Are you using SDK or API REST endpoint? Did you check the raw response? What are you getting in Finish Reason?
If using REST API directly - one possible reason could be that the response is received in multiple parts (content.parts), and these ought to be concatenated in order to complete the response.
I experienced this using both the OpenAI compatible API and the Google GenAI python clients. I don’t have logs of the finish reason, but I’ll keep an eye out for that in future testing.
The troubleshooting ought to start with Finish reason - if its STOP, most probably there is some issue in application layer. For thinking models, i read somewhere that the tokens are considered for context length, so at times it may cause truncation. What I have noticed is that even with thinkingBudget set to a low value, at times the models go on thinking and exhaust token limits. I have made it a best practice to print usage and stop reason during development to better understand behavior for my problem domain.

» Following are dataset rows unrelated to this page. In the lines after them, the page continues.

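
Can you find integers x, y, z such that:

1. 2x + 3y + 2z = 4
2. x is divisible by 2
Yes

Take x = 0, y = 0, z = 2. Substituting into each constraint:
  (1) 2(0) + 3(0) + 2(2) = 4 ✓
  (2) 0 = 2 × 0, remainder 0 ✓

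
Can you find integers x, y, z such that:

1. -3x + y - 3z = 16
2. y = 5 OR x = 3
Yes

Take x = 3, y = 1, z = -8. Substituting into each constraint:
  (1) -3(3) + 1 - 3(-8) = 16 ✓
  (2) x = 3, target 3 ✓ (second branch holds)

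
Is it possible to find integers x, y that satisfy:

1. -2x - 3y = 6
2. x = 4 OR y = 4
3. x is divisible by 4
No

The full constraint system is jointly infeasible over the integers. Each constraint and what it forces:

  - -2x - 3y = 6: is a linear equation tying the variables together
  - x = 4 OR y = 4: forces a choice: either x = 4 or y = 4
  - x is divisible by 4: restricts x to multiples of 4

Split on the disjunction (x = 4 OR y = 4):
  • If x = 4: with x = 4, every remaining term of the linear equation is divisible by 3, so the left side is ≡ 0 (mod 3); but the right side 14 ≡ 2 (mod 3). No integers can satisfy it.
  • If y = 4: with y = 4, writing x = 4x', every remaining term of the linear equation is divisible by 8, so the left side is ≡ 0 (mod 8); but the right side 18 ≡ 2 (mod 8). No integers can satisfy it.
Both branches are infeasible, so the system has no integer solution.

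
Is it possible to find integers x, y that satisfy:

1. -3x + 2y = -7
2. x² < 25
Yes

Take x = 1, y = -2. Substituting into each constraint:
  (1) -3(1) + 2(-2) = -7 ✓
  (2) x² = (1)² = 1, and 1 < 25 ✓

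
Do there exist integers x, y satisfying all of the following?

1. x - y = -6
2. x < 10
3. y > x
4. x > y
No

A contradictory subset is {y > x, x > y}. No integer assignment can satisfy these jointly:

  - y > x: bounds one variable relative to another variable
  - x > y: bounds one variable relative to another variable

Direct contradiction: y > x and x > y cannot both hold.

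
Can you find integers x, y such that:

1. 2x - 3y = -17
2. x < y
Yes

Take x = 14, y = 15. Substituting into each constraint:
  (1) 2(14) - 3(15) = -17 ✓
  (2) 14 < 15 ✓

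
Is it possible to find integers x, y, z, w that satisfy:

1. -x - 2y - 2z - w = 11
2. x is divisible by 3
Yes

Take x = 0, y = -6, z = 0, w = 1. Substituting into each constraint:
  (1) 0 - 2(-6) - 2(0) + (-1) = 11 ✓
  (2) 0 = 3 × 0, remainder 0 ✓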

whats strange is the exact same prompt / scenario is not doing it right now, i have tried 5 times to transcribe a long video and it got it correct all 5 times, where a week ago it was randomly truncating 4 out of the 5 times.
The AI stopped after a code run turn, and also produces a very strange dialog of interchanges including Python snippets and results as part of the conversation - assuming I can see and a developer will present the Python code and its output - and that the end-user wants this.
I suggest that the top_p parameter be reduced when using the model, to see if the performance improves and truncation symptoms are reduced. Try 0.5
What I was hinting at, in my task run to receiving effortless AI statistics, is that there may always be a low probability of receiving a “stop” special token that halts the output. The default top_p is 0.95 - but this only eliminates the tail of the last 5% of the probability distribution of predicted tokens. The chance of a “stop” doesn’t have to be 5% - it only requires the entire mass of tokens below it to be greater that 5% for it to always be a possible choice in the token lottery of sampling.
The AI provides us that with the chance of an improper “stop” token as 0.01% (0.0001) per token, the median generation length by which 50% of the requests will have aborted prematurely is 6932 tokens. That increases to only 693 tokens if 0.1% chance per token.